The Immigration, Refugee and Citizenship Case Processing Centre (CPC) in Vegreville, which employs roughly five per cent of the community, will be shut down and relocated to Edmonton.
Town Manager Cliff Craig said the announcement came as a shock. According to the local MP, the centre employs about 280 people.
“The case processing centre is one of the largest employers in town,” Craig said, “but it also affects the businesses, the number of students in our school system … It has an impact on the community as a whole.”
Shannon Stubbs, the Conservative MP for the area, is calling the decision “yet another example of the attack on rural Canadians… at a time when people and communities are already struggling due to the downturn in the oil and gas sector and bad government policies, this will devastate them even more.”
“These employees and their families will be affected by this move which will also result in a domino effect on other businesses,” Stubbs said.

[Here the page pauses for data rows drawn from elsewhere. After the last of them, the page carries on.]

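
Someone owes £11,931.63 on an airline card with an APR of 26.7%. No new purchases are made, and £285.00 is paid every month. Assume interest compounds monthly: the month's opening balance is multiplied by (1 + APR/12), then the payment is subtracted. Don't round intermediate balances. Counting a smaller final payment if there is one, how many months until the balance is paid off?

Monthly rate r = 26.7%/12 = 2.225% = 0.02225.
Recurrence: B ← B·(1+r) − £285.00.
Month 1: interest £265.48; balance after payment £11,912.11.
Month 2: interest £265.04; balance after payment £11,892.15.
Closed form: n = −ln(1 − rB₀/P)/ln(1+r) = −ln(0.068496)/ln(1.02225) ≈ 121.829, so the balance reaches zero during payment 122.

122 payments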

The town manager said, at a municipal level, many are upset about the way the CPC decision was handled.
“This is the first that we have heard of it,” Craig said. “The decision has already been made and the planning has apparently been for the past six months. As far as a municipality, we had no input. We didn’t even know about this. There was no consultation with the municipality.”

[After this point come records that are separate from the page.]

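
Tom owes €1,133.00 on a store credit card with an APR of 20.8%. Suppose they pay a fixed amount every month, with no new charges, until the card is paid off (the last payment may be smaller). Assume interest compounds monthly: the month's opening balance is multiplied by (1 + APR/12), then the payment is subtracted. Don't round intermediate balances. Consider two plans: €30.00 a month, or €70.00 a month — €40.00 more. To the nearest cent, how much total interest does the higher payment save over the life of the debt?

€514.62

Monthly rate r = 20.8%/12 = 1.73333% = 0.0173333.
At €30.00/mo: n = ⌈−ln(1 − rB₀/P)/ln(1+r)⌉ = 62 payments (last €25.94); total interest = total paid − €1,133.00 = €722.94.
At €70.00/mo: 20 payments (last €11.32); total interest €208.32.
Interest saved = €722.94 − €208.32 = €514.62.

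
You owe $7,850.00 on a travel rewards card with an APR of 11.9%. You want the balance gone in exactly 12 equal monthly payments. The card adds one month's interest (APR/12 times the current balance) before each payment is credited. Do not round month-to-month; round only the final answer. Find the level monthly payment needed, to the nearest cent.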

Stubbs said she had heard that Immigration, Refugees and Citizenship Canada has gradually reduced the number of cases it sends to the Vegreville centre.
A spokesperson for Immigration, Refugees and Citizenship Canada said, while negotiating a new lease, the department made the decision to move the CPC to Edmonton, “the closest major city, where the proximity to universities, the availability of public transit and housing options, and career growth opportunities within the federal government will make it easier to recruit and retain both qualified and bilingual employees and to meet our growing needs.”
“We recognize this relocation will have an impact on existing staff and are making every effort to minimize those impacts,” Sonia Lesage said in the statement.
“All current IRCC indeterminate employees will have the opportunity to continue their employment in their current positions once the office is relocated to Edmonton,” she said. “Term employees at the time of the move will be offered employment at the new office.
“This decision was made in an effort to respond to increased demand in various lines of business, and to expand operations.”
Lesage said the new office will be located in Edmonton within the Government of Canada’s “existing office portfolio.”
The town said Citizen and Immigration Canada assistant deputy minister of operations, Robert Orr, spoke to employees Thursday to inform them that the current building’s lease would be expiring in February 2019. The department, however, would be relocated to Edmonton by the end of 2018.
“A couple of the reasons that they said were to have more bilingual employees and to be closer to education centres,” Craig said.
Vegreville is approximately 100 kilometres east of Edmonton.
The union representative took issue with the reasons cited for the move.
“This has nothing to do with workload or the capacity of these employees to deliver the service,” Mike Brecht, the Prairie representative for the Canada Employment and Immigration Union (CEIU).
“The reasons given by department heads were trivial when compared to the impact on the community of Vegreville, including our members and their families.”
“We urge the federal government to reverse their decision for the sake of the employees and for the community of Vegreville,” Marianne Hladun with Prairies for PSAC. “For a government that campaigned to ‘strengthen our communities by investing in the things that make them good places to live’, this announcement is yet another failure to meet their election promises at the expense of this community.”